GROVER was designed by by teams of students attending engineering boot camps at Goddard in the summers of 2010 and 2011 to carry a ground-penetrating radar that would analyze the terrain it went over. Handed over to Boise State for fine tuning, it went through initial testing at a beach in Maryland and in the snow in Idaho. The true experience came though went it ran through its Greenland paces May 6 to June 8 at Summit Camp, the highest spot on that icy body of land.
During its time in Greenland, one of the major goals of the GROVER deployment was proving that the robot could execute commands sent from afar over an Iridium satellite connection. It, according to NASA,
collected and stored radar data over 18 miles during the five weeks it spent on the ice. During the testing, the rover was also able to transmit information in real time on how its onboard systems were performing. The robot’s solar-charged batteries allowed it to operate for up to 12 hours before having to recharge.
While GROVER was on the ground, its radar emitted “a signal that bounces off the different layers of the ice sheet, allowing scientists to study how snow and ice accumulates in Greenland.” This helped researchers wondering “whether the robot could see a layer in the ice sheet that formed after an extreme melt event in the summer of 2012.” A first pass at the collected information revealed it was sufficient to detect the melt layer and potentially estimate its thickness.
For all its success, the project wasn’t without challenges for the 800 pound robot, which included the impact of extreme polar conditions on on-board electronics and the fact the uneven icy terrain required constant adjustments to speed and power so it wouldn’t get stuck.

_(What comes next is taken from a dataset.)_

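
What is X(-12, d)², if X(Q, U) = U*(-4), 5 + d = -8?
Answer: 2704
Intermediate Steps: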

Those behind GROVER next want to “switch to a geostationary satellite connection that will let the robot transmit large volumes of data in real time.” And, in a nod to making it more self-sufficient while using less energy, there are also plans for “merging the two onboard computers to reduce energy consumption, and using wind generators to create more power or adding a sled carrying additional solar panels.”
“When you work at the poles, on the ice, it’s cold, it’s tiring, it’s expensive and there’s a limit to how much ground you can cover on snowmobiles,” said Lora Koenig, a glaciologist at NASA’s Goddard Space Flight Center in Greenbelt, Md, in a statement. “It would be great if autonomous robotic platforms could do part of this work — especially the part where high winds and blowing snow try to freeze your skin.”